Auditoría única y nuevas reglas: así cambiaría el manejo del Soat, según el borrador de decreto
Un proyecto del Ministerio de Salud plantea una reorganización en el manejo de las reclamaciones del Soat. La iniciativa redefine quién audita las cuentas médicas y cómo se distribuyen los pagos entre aseguradoras, entre otros.
Por: Redacción Cambio
El funcionamiento del Seguro Obligatorio de Accidentes de Tránsito (Soat) podría entrar en una nueva etapa. Un borrador de decreto del Ministerio de Salud propone ajustes que impactarían directamente a clínicas, aseguradoras, entidades territoriales y personas afectadas en accidentes o hechos violentos.
Estos son los cambios centrales del Soat
La apuesta central del documento es simplificar el proceso de revisión de las cuentas médicas. En lugar de mantener dos auditorías sobre una misma atención, una por parte de la aseguradora y otra por parte del Estado, el esquema se concentraría en una sola instancia, dependiendo del monto reclamado.

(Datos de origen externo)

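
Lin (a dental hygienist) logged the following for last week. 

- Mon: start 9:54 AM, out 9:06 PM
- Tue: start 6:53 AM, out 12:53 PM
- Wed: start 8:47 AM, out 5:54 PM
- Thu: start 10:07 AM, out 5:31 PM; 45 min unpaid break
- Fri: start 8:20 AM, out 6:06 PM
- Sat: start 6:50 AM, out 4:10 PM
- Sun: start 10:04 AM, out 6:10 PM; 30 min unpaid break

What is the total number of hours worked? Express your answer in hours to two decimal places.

59.67 hours

Mon: 9:54 AM–9:06 PM = 11 h 12 min
Tue: 6:53 AM–12:53 PM = 6 h 0 min
Wed: 8:47 AM–5:54 PM = 9 h 7 min
Thu: 10:07 AM–5:31 PM = 7 h 24 min; less 45 min break → 6 h 39 min
Fri: 8:20 AM–6:06 PM = 9 h 46 min
Sat: 6:50 AM–4:10 PM = 9 h 20 min
Sun: 10:04 AM–6:10 PM = 8 h 6 min; less 30 min break → 7 h 36 min
Total: 11 h 12 min + 6 h 0 min + 9 h 7 min + 6 h 39 min + 9 h 46 min + 9 h 20 min + 7 h 36 min = 59 h 40 min.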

En términos prácticos, si la atención se encuentra dentro del límite de la cobertura diferencial, la aseguradora asumiría tanto la auditoría como el pago. Si el valor supera ese tope, la Administradora de los Recursos del Sistema General de Seguridad Social en Salud (Adres) realizaría la revisión integral y giraría el total aprobado a la institución de salud, para luego repetir contra la aseguradora por la parte correspondiente. Con ello, se busca evitar trámites paralelos y acortar tiempos de desembolso.
El proyecto también cambia la lógica de las reclamaciones. Las IPS tendrían que radicar directamente ante quien corresponda, aseguradora o ADRES, la factura y los soportes exigidos. Además, el uso del sistema Siras sería obligatorio para registrar los casos y controlar que no se presenten cobros simultáneos ante diferentes entidades.
En materia de certificaciones, el borrador amplía las autoridades que pueden acreditar la condición de víctima en eventos terroristas. Ya no sería una función exclusiva del alcalde: también podrían hacerlo la Secretaría de Gobierno, un delegado o la autoridad encargada del censo. El ajuste busca reducir trabas administrativas que, según el diagnóstico oficial, han retrasado indemnizaciones y reconocimientos.
Otro punto relevante es la formalización del censo en eventos catastróficos y terroristas. Las autoridades locales tendrían un plazo definido para consolidar la información de las personas afectadas y enviarla a la ADRES, documento que se convertiría en requisito para acceder a pagos y compensaciones.

El texto prevé un periodo de transición. Los hechos ocurridos antes de la entrada en vigencia del decreto continuarían bajo las reglas actuales. Si el proyecto se expide en los términos planteados, el Ministerio deberá fijar en las semanas siguientes los detalles técnicos del nuevo modelo.